I’ve been working with Nora and sleep training for about 3 weeks now. After over four months of getting up practically EVERY night EVERY two hours, I had had enough. I was tired, exhausted and frustrated and I think Nora was too. It really is amazing how much sleep affects everything: your health; physically and mentally, mood, stress. If your sleep, over time, isn’t restorative it can really take a toll on your well-being. Sleep is good for the body, mind and soul. It’s when your body rests, recovers and repairs. So something had to be done before my frustrations got the best of me.

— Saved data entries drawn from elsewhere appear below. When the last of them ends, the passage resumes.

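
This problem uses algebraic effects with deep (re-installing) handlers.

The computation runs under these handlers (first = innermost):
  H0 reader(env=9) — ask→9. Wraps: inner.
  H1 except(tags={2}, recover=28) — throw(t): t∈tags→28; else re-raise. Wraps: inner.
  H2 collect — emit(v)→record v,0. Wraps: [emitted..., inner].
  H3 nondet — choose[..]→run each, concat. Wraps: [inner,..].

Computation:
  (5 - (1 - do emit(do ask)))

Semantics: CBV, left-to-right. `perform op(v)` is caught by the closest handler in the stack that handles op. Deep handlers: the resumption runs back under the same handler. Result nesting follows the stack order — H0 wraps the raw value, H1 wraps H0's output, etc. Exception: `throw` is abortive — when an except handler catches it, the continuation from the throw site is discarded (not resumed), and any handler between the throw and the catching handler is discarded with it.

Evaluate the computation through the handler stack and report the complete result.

Answer: [[9, 4]]

Evaluation trace:
ask @ H0 ⇒ 9
emit(9) @ H2 ⇒ out+=9
H0 returns 4
H1 returns 4
H2 returns [9, 4]
H3 returns [[9, 4]]
= [[9, 4]]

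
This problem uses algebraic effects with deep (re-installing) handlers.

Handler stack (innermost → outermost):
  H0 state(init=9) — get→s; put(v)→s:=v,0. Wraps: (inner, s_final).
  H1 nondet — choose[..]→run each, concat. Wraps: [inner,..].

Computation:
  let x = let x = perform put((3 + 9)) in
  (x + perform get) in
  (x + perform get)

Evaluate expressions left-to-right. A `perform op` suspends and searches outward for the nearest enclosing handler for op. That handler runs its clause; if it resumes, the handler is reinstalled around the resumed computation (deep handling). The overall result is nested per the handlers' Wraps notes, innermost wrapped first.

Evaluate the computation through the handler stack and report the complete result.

Answer: [(24, 12)]

Step-by-step:
put(12) @ H0 ⇒ s:=12
get @ H0 ⇒ 12
get @ H0 ⇒ 12
H0 returns (24, 12)
H1 returns [(24, 12)]
= [(24, 12)]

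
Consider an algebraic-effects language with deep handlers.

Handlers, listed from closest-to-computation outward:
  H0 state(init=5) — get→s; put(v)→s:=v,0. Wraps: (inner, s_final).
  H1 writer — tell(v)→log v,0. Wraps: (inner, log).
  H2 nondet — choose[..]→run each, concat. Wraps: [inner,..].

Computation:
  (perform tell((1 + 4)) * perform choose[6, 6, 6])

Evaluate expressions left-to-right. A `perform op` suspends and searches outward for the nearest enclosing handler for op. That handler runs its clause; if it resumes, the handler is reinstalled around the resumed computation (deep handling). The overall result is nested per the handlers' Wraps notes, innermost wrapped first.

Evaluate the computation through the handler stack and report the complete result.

Answer: [((0, 5), (5)), ((0, 5), (5)), ((0, 5), (5))]

Working:
tell(5) @ H1 ⇒ log+=5
choose[6, 6, 6] @ H2
  branch[0] choose=6:
    H0 returns (0, 5)
    H1 returns ((0, 5), (5))
    H2 returns [((0, 5), (5))]
  branch[1] choose=6:
    H0 returns (0, 5)
    H1 returns ((0, 5), (5))
    H2 returns [((0, 5), (5))]
  branch[2] choose=6:
    H0 returns (0, 5)
    H1 returns ((0, 5), (5))
    H2 returns [((0, 5), (5))]
= [((0, 5), (5)), ((0, 5), (5)), ((0, 5), (5))]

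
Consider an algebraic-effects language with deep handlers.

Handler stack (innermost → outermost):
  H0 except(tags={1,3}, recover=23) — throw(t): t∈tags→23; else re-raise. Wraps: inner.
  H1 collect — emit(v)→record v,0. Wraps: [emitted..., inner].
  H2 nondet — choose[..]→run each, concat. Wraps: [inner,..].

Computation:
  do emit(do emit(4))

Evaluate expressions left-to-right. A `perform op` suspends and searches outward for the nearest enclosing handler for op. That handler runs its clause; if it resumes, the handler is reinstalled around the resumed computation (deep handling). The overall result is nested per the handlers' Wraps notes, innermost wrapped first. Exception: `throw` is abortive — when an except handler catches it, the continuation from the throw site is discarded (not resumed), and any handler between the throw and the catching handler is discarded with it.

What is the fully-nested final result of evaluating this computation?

Answer: [[4, 0, 0]]

Working:
emit(4) @ H1 ⇒ out+=4
emit(0) @ H1 ⇒ out+=0
H0 returns 0
H1 returns [4, 0, 0]
H2 returns [[4, 0, 0]]
= [[4, 0, 0]]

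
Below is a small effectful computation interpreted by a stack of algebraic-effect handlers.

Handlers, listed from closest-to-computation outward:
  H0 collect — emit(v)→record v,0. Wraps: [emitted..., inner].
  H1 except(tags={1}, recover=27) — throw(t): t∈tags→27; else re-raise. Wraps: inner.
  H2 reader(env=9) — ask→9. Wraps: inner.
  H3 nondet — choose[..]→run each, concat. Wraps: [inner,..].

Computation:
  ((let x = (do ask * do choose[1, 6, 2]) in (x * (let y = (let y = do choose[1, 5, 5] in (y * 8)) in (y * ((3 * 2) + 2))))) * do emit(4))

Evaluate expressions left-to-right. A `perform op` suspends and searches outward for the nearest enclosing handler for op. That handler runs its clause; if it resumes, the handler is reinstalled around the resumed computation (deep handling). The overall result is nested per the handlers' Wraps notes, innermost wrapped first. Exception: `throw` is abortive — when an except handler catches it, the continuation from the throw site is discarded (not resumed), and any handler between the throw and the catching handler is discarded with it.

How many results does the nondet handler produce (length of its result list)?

Evaluation trace:
ask @ H2 ⇒ 9
choose[1, 6, 2] @ H3
  branch[0] choose=1:
    choose[1, 5, 5] @ H3
      branch[0] choose=1:
        emit(4) @ H0 ⇒ out+=4
        H0 returns [4, 0]
        H1 returns [4, 0]
        H2 returns [4, 0]
        H3 returns [[4, 0]]
      branch[1] choose=5:
        emit(4) @ H0 ⇒ out+=4
        H0 returns [4, 0]
        H1 returns [4, 0]
        H2 returns [4, 0]
        H3 returns [[4, 0]]
      branch[2] choose=5:
        emit(4) @ H0 ⇒ out+=4
        H0 returns [4, 0]
        H1 returns [4, 0]
        H2 returns [4, 0]
        H3 returns [[4, 0]]
  branch[1] choose=6:
    choose[1, 5, 5] @ H3
      branch[0] choose=1:
        emit(4) @ H0 ⇒ out+=4
        H0 returns [4, 0]
        H1 returns [4, 0]
        H2 returns [4, 0]
        H3 returns [[4, 0]]
      branch[1] choose=5:
        emit(4) @ H0 ⇒ out+=4
        H0 returns [4, 0]
        H1 returns [4, 0]
        H2 returns [4, 0]
        H3 returns [[4, 0]]
      branch[2] choose=5:
        emit(4) @ H0 ⇒ out+=4
        H0 returns [4, 0]
        H1 returns [4, 0]
        H2 returns [4, 0]
        H3 returns [[4, 0]]
  branch[2] choose=2:
    choose[1, 5, 5] @ H3
      branch[0] choose=1:
        emit(4) @ H0 ⇒ out+=4
        H0 returns [4, 0]
        H1 returns [4, 0]
        H2 returns [4, 0]
        H3 returns [[4, 0]]
      branch[1] choose=5:
        emit(4) @ H0 ⇒ out+=4
        H0 returns [4, 0]
        H1 returns [4, 0]
        H2 returns [4, 0]
        H3 returns [[4, 0]]
      branch[2] choose=5:
        emit(4) @ H0 ⇒ out+=4
        H0 returns [4, 0]
        H1 returns [4, 0]
        H2 returns [4, 0]
        H3 returns [[4, 0]]
= [[4, 0], [4, 0], [4, 0], [4, 0], [4, 0], [4, 0], [4, 0], [4, 0], [4, 0]]

Answer: 9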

As I learned from the Baby Sleep Site, Nora was using nursing as a sleep association and couldn’t get back to sleep without it. Nicole (the founder of the Baby sleep Site) made an analogy that made perfect sense, “Imagine waking up in the middle of the night [as we all do] and your pillow is gone. You can’t get to sleep without it, or else it takes a long time to do so” (paraphrased). Nora was using me (nursing) as her ‘pillow’.

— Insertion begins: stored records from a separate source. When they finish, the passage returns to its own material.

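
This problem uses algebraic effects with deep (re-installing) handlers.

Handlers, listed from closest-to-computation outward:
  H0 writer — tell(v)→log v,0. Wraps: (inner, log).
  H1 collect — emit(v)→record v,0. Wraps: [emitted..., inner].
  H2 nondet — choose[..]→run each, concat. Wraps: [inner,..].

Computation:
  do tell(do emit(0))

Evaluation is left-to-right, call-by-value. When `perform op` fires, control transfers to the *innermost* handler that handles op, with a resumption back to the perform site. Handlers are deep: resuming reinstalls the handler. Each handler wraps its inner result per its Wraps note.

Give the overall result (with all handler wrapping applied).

Evaluation trace:
emit(0) @ H1 ⇒ out+=0
tell(0) @ H0 ⇒ log+=0
H0 returns (0, (0))
H1 returns [0, (0, (0))]
H2 returns [[0, (0, (0))]]
= [[0, (0, (0))]]

Answer: [[0, (0, (0))]]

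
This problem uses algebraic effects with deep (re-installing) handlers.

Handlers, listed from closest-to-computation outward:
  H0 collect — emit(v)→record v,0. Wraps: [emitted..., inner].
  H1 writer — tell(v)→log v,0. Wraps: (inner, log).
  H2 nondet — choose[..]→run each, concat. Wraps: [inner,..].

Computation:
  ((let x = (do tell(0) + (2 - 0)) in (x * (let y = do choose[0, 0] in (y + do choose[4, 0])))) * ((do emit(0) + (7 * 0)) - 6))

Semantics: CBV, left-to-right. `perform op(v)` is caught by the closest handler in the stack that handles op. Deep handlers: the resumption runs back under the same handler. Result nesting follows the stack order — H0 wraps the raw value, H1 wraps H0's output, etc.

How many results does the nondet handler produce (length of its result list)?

Evaluation trace:
tell(0) @ H1 ⇒ log+=0
choose[0, 0] @ H2
  branch[0] choose=0:
    choose[4, 0] @ H2
      branch[0] choose=4:
        emit(0) @ H0 ⇒ out+=0
        H0 returns [0, -48]
        H1 returns ([0, -48], (0))
        H2 returns [([0, -48], (0))]
      branch[1] choose=0:
        emit(0) @ H0 ⇒ out+=0
        H0 returns [0, 0]
        H1 returns ([0, 0], (0))
        H2 returns [([0, 0], (0))]
  branch[1] choose=0:
    choose[4, 0] @ H2
      branch[0] choose=4:
        emit(0) @ H0 ⇒ out+=0
        H0 returns [0, -48]
        H1 returns ([0, -48], (0))
        H2 returns [([0, -48], (0))]
      branch[1] choose=0:
        emit(0) @ H0 ⇒ out+=0
        H0 returns [0, 0]
        H1 returns ([0, 0], (0))
        H2 returns [([0, 0], (0))]
= [([0, -48], (0)), ([0, 0], (0)), ([0, -48], (0)), ([0, 0], (0))]

Answer: 4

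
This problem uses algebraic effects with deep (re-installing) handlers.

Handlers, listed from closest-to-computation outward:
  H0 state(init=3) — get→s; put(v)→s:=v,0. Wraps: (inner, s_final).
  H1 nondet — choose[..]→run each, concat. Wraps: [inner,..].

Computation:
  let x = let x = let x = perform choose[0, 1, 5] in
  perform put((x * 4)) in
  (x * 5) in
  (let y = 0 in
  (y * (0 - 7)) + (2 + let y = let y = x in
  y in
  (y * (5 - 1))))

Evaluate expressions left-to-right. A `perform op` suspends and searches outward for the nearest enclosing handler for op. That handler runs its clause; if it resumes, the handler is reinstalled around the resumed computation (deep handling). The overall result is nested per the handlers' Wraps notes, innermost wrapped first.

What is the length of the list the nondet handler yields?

Working:
choose[0, 1, 5] @ H1
  branch[0] choose=0:
    put(0) @ H0 ⇒ s:=0
    H0 returns (2, 0)
    H1 returns [(2, 0)]
  branch[1] choose=1:
    put(4) @ H0 ⇒ s:=4
    H0 returns (2, 4)
    H1 returns [(2, 4)]
  branch[2] choose=5:
    put(20) @ H0 ⇒ s:=20
    H0 returns (2, 20)
    H1 returns [(2, 20)]
= [(2, 0), (2, 4), (2, 20)]

Answer: 3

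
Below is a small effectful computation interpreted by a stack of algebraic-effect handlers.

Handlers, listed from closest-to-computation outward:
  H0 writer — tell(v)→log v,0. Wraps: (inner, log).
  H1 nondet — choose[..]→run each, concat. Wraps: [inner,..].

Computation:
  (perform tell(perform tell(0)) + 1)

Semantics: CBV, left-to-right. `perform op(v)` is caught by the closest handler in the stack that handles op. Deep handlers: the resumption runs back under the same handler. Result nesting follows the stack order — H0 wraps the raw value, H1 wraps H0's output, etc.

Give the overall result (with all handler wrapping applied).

Answer: [(1, (0, 0))]

Step-by-step:
tell(0) @ H0 ⇒ log+=0
tell(0) @ H0 ⇒ log+=0
H0 returns (1, (0, 0))
H1 returns [(1, (0, 0))]
= [(1, (0, 0))]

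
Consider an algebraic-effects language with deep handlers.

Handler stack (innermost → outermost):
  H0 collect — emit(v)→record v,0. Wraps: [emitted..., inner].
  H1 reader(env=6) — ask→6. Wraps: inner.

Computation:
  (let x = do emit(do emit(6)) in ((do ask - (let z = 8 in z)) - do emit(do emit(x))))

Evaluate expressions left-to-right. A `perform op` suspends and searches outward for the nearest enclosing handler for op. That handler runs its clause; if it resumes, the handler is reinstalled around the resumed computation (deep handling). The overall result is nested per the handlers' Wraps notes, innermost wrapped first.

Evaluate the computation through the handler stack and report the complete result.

Answer: [6, 0, 0, 0, -2]

Step-by-step:
emit(6) @ H0 ⇒ out+=6
emit(0) @ H0 ⇒ out+=0
ask @ H1 ⇒ 6
emit(0) @ H0 ⇒ out+=0
emit(0) @ H0 ⇒ out+=0
H0 returns [6, 0, 0, 0, -2]
H1 returns [6, 0, 0, 0, -2]
= [6, 0, 0, 0, -2]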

First I had to break the sleep association of nursing, and then I had to ‘train’ her to get herself to sleep so she could put herself back to sleep in the middle of night during a night waking.

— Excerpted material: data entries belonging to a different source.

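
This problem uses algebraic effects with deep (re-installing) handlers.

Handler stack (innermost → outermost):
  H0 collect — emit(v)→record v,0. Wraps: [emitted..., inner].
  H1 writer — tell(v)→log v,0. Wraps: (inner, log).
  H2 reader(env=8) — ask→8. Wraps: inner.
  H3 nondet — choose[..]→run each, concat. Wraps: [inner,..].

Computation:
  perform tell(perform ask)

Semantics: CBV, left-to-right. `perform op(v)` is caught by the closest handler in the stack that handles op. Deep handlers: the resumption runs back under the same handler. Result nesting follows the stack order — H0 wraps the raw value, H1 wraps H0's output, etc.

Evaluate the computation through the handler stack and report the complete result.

Answer: [([0], (8))]

Working:
ask @ H2 ⇒ 8
tell(8) @ H1 ⇒ log+=8
H0 returns [0]
H1 returns ([0], (8))
H2 returns ([0], (8))
H3 returns [([0], (8))]
= [([0], (8))]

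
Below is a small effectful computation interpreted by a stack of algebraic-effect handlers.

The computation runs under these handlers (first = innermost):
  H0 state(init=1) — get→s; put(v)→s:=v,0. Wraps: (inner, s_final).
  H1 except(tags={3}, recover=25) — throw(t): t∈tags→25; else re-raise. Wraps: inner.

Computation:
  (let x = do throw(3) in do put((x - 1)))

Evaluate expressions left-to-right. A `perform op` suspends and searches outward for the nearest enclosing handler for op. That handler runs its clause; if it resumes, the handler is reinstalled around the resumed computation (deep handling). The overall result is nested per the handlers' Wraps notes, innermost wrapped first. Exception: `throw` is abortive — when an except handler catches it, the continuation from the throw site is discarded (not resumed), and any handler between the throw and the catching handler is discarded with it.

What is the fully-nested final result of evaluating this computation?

Answer: 25

Working:
throw(3) @ H1 caught ⇒ 25
= 25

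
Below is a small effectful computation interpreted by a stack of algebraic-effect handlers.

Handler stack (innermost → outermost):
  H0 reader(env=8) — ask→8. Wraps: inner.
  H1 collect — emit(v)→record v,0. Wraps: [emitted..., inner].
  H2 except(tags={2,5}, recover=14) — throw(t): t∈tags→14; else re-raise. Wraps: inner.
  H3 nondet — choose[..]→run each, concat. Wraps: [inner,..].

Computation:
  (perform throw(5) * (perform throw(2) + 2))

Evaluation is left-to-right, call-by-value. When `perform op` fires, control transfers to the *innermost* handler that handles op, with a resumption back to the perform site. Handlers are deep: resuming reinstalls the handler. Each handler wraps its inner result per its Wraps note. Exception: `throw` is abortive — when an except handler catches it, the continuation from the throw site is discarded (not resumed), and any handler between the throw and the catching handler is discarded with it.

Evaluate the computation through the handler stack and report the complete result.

Answer: [14]

Step-by-step:
throw(5) @ H2 caught ⇒ 14
H3 returns [14]
= [14]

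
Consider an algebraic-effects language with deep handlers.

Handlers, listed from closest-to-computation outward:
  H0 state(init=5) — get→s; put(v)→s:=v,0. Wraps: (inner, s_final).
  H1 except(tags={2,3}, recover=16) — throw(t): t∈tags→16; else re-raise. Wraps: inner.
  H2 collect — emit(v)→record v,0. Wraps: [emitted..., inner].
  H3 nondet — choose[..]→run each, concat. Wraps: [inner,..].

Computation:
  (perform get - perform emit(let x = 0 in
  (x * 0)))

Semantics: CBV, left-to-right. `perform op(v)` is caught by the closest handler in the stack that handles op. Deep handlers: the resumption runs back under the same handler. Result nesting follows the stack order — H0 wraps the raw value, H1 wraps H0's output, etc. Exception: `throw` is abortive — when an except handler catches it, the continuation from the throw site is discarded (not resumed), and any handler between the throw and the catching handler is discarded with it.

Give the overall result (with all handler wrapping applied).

Evaluation trace:
get @ H0 ⇒ 5
emit(0) @ H2 ⇒ out+=0
H0 returns (5, 5)
H1 returns (5, 5)
H2 returns [0, (5, 5)]
H3 returns [[0, (5, 5)]]
= [[0, (5, 5)]]

Answer: [[0, (5, 5)]]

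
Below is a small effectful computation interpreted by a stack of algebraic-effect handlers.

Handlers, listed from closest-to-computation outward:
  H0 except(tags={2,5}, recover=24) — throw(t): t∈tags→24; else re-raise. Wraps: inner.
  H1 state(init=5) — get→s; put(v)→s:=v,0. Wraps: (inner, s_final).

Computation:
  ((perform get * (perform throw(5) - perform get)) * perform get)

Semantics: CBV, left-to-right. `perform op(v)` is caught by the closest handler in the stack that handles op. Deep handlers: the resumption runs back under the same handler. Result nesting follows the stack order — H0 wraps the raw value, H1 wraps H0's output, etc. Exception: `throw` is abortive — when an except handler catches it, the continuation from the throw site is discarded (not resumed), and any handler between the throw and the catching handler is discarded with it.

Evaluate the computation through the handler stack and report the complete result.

Answer: (24, 5)

Step-by-step:
get @ H1 ⇒ 5
throw(5) @ H0 caught ⇒ 24
H1 returns (24, 5)
= (24, 5)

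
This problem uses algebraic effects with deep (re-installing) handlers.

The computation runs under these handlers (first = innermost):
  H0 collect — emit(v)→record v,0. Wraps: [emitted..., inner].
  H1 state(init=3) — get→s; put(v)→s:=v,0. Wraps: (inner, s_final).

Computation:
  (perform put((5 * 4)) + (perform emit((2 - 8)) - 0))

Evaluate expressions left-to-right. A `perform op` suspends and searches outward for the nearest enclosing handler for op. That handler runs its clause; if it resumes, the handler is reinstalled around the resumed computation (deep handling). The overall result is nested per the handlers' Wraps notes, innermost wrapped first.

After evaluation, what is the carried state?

Step-by-step:
put(20) @ H1 ⇒ s:=20
emit(-6) @ H0 ⇒ out+=-6
H0 returns [-6, 0]
H1 returns ([-6, 0], 20)
= ([-6, 0], 20)

Answer: 20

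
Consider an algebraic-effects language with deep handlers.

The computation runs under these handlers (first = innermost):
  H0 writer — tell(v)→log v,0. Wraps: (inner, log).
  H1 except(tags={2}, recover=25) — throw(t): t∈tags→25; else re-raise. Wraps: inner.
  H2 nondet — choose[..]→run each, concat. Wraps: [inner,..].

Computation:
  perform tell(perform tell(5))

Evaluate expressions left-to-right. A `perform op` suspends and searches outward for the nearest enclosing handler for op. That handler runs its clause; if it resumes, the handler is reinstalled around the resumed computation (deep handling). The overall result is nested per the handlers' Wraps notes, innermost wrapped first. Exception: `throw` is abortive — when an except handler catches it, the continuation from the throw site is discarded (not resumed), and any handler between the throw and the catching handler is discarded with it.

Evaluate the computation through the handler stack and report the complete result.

Step-by-step:
tell(5) @ H0 ⇒ log+=5
tell(0) @ H0 ⇒ log+=0
H0 returns (0, (5, 0))
H1 returns (0, (5, 0))
H2 returns [(0, (5, 0))]
= [(0, (5, 0))]

Answer: [(0, (5, 0))]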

Breaking the nursing part wasn’t too bad and actually, neither was the sleep training. The premise is to put your baby awake, so she can fall asleep on her own (which I had always been putting her in her crib, asleep after nursing). The first night she cried for about an hour, with me checking on her every 10 minutes or so. The second night she cried for about 20 minutes, then 5 minutes, then less and NOW she doesn’t even cry when I lie her down for bed!!! I got her a little crib aquarium that she likes to watch before she falls asleep. Sometimes she plays with it, but within 10 minutes she is conked out!
I can’t tell you what a relief it is to lie my baby down, without tears, and have her put herself to sleep. PLUS, now I am getting to spend more time in the evening with Cory since I am not spending, sometimes an hour, rocking Nora to sleep. It’s nice to have a little time to ourselves in the evening, even if it sometimes just to watch tv together.
And even this evening Cory put Nora to bed for the first time. Since I’ve been nursing her to sleep I’ve always been the one to lie her down for bed, but Cory did it tonight and it went just fine. No crying or anything. I think maybe I was needing it more than her. Especially with Nora’s first birthday around the corner, I’m feeling I want her to want and need me more. My baby is growing fast. Everyone’s cliche saying that ‘it goes fast’ is SO true and bittersweet. Of course I am excited for all the things to come, but I still get a little teary-eyed knowing my baby will be one soon and getting so big and won’t need me for everything, because I will always need her.